In the Washington Post, Jon Gertner reviews a book about innovation by Matt Ridley. One aspect of the book Gertner emphasizes is Ridley’s view that innovation is 90% perspiration and 10% inspiration:
Ridley’s most important chapters, and his book’s most interesting, are where he calls attention to “surprisingly consistent patterns” that describe the process of making new things. Innovation, he tells us, is usually gradual, even though we tend to subscribe to the breakthrough myth….He also illustrates how innovation can be a matter of the right people solving the right problem at the right time — and that it often involves exhaustive trial-and-error work, rather than egg-headed theoretical applications. This was typically the case with Thomas Edison, who, as Ridley notes, tried 6,000 different organic materials in the search for a filament for his electric light.
Gertner’s criticism of the book is it underappreciates the contributions of government funding in that long process of trial-and-error exploration.
Thus, you won’t find a lot here about the development of the atomic bomb, which depended almost entirely on state largesse, or about the subsidization of renewable energy. Nor will you read much on the transistor, many early lasers or the photovoltaic solar cell, which were created under the auspices of Bell Labs, part of a government-authorized monopoly…. And in Ridley’s story about the origins of Google, you will not see any indication that its founders were helped in their earliest days by a grant from the National Science Foundation.

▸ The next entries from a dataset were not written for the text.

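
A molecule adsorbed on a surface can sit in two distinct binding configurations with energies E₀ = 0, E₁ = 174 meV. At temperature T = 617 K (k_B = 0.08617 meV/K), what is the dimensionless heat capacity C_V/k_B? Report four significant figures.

0.3769

k_BT = 0.08617 × 617 K = 53.1669 meV.
Eᵢ/kT = 0, 3.27271.
Z = Σ e^(−Eᵢ/kT) = e^(−0) + e^(−3.27271) = 1.00000 + 0.0379036 = 1.03790.
⟨E⟩ = 6.35439 meV, ⟨E²⟩ = 1105.66 meV².
C_V/k_B = (⟨E²⟩ − ⟨E⟩²)/(kT)² = (1105.66 − 40.3783)/2826.72 = 0.3769.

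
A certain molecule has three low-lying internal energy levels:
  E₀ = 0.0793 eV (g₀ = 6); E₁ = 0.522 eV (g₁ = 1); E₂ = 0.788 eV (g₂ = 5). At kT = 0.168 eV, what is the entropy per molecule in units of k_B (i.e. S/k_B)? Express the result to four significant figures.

1.897

Eᵢ/kT = 0.472024, 3.10714, 4.69048.
Z = Σ gᵢe^(−Eᵢ/kT) = 6·e^(−0.472024) + 1·e^(−3.10714) + 5·e^(−4.69048) = 3.74243 + 0.0447287 + 0.0459114 = 3.83307.
⟨E⟩ = Σ EᵢPᵢ = 0.0929545 eV.
S/k_B = ln Z + ⟨E⟩/kT = ln(3.83307) + 0.0929545/0.168 = 1.34367 + 0.553301 = 1.897.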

Indeed, his book consistently plays down the influence of public funding in medicine, public health, personal technology, transportation and communications; it likewise minimizes — quite strenuously, and erroneously — the role of federal assistance in the development of natural gas fracking, which was kept alive by research investments from the Energy Department in the 1970s.
Reading this review, I realized in the 16+ years I have been writing this blog, I don’t think I have ever made a post that tied the lengthy process of creativity together with the importance of funding.
I have dealt with the topics separately. I have had a number of posts about how even creators often attribute their first big successes to some inherent stroke of genius or talent rather than to the 7 years of trial and error that lead to it.
I have also made posts about the importance of government and foundation funding to creative industries. I think the closest I may have come to directly tying both together are some posts I made about how people who have a support and expectations of relatively affluent families/friends are more able to participate in low paying internships/apprenticeships which can be highly important to networking and career development.
In any case, obviously innovation is a long term process which requires funding support and there aren’t a lot of entities willing to make that investment when it comes to creative arts.
By that same token, it shouldn’t be forgotten that businesses in general have benefited from government support of the basic research which constitutes the backbone of many of their products.
Perhaps all those calls for the arts to be run like a business should be answered by noting that contrary to all the garage origin stories of many famous companies, artists are often left to subsidize their own development. Additionally, the history of innovation of all types is one of government support.